Esta soy yo.


"Lo que inició como un espacio de desahogo, se convirtió en un espacio de testimonio. Lo que Dios ha hecho en mi vida, es mi deber contarlo. No para mí sino para glorificar Su Nombre, sobre todo nombre. Él vive, Él nos ama, Él es real. Él cambió mi vida, para siempre."

lunes, 20 de julio de 2015

BABYBOOM - Reflexiones sobre la maternidad el riesgo y su encanto perdido

En los 60's hubo un fenómeno llamado el Babyboom, en el cual palabras mas palabras menos, hubo una explosión demográfica de muchas mamas con hijitos. El mercado se dirigió a satisfacer esta nueva cantidad de nuevos clientes dedicados a criar bebes. 

Bueno, yo estoy viviendo mi propio baby boom de manos de mis amigas: 5 para ser exacta.Se dieron a la tarea de hacer la tarea casi al tiempo y hoy asisto con una frecuencia casi quincenal  a los festejos de la llegada de cada bebe. La experiencia ha sido bellísima. Asistir a estos eventos cuando casi pensaba que ya estaba destinada a comenzar a asistir a quinceañeros me ha rebajado por lo menos 10 años de mi edad mental. También ha servido para volver a recordar lo que yo viví cuando esperaba a mi único y preciado hijo. 

Yo, rebelde sin causa la mayoría de las veces y con causa unas cuantas veces. Me parecía absurdo que a las embarazadas se nos mirara como enfermas o discapacitadas. Me parecía inconcebible dejar de subirme a edificios en construcción donde ofrecía las cerraduras que vendía en esa época solo por el pequeño detalle de una protuberancia que salía solo de mi cintura y me llevaba como 30 cm de delantera al resto de mi cuerpo. Hubo detalles poco importantes como que alguien te cediera el puesto en alguna fila (cosa que si me gusto) pero también hubo detalles que me causaron problemas como la manejada o el cinturón de seguridad, que en aquella época no era ni importante ni multable si no lo tenias puesto. Acostumbraba a recorrer la via 40 a la velocidad máxima permitida, es decir 80kph claro que en algunas ocasiones como cuando me iban a dejar de atender en alguna empresa, empujaba el acelerador de la camioneta y me impulsaba rauda y veloz por la super 40 solo envuelta en el halo protector de mi angel de la guarda y el de mi bebe que seguro terminaban agitados de perseguirme todo el dia. Era invencible. Embarazada me sentía una super mamá, no solo por lo 10 kilos que me habían ver enorme, sino porque mis hormonas excretaban todas las fuerzas, las ganas y el animo para comerme al mundo. Nada podría conmigo. Nada, hasta que nació quien me volvió cobarde y poco temeraria con mi vida.
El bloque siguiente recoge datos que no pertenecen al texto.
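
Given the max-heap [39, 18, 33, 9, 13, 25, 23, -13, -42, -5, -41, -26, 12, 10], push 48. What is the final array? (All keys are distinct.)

[48, 18, 39, 9, 13, 25, 33, -13, -42, -5, -41, -26, 12, 10, 23]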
Desde que nació, mis reflejos se agudizaron al 2000%, mi ojo nunca descanso antes de los 6 años, cuando el menor gemido me despertaba, mi único oído bueno aumento el umbral auditivo y se volvió sensible ante la pose de un mosquito que intentara picotear la virgen piel de mi hijo. Pero me volvi cobarde. O sensata. Pero no fuí capaz nunca mas de alcanzar con mi hijo en el carro velocidades que antes me hacían sentirme veloz en el volante. El solo pensar en conducir sin cinturón, activaban las películas de terror de mi cabeza y me imaginaba recorriendo mi propio funeral, el montarme a un avión se ha convertido  en una plegaria constante rogando para que un accidente no deje a mi hijo sin madre. Cualquiera de mis acciones presente y las que pienso para el futuro me condicionan al unico objetivo de mi vida: el bienestar de mi hijo. 

Soy Pamela Cruz escribiendo el 20 de julio de 2010, cuando reflexiono sobre los niveles de cobardía alcanzados cuando de mi depende alguien que te hace sopesar el riesgo en tu vida.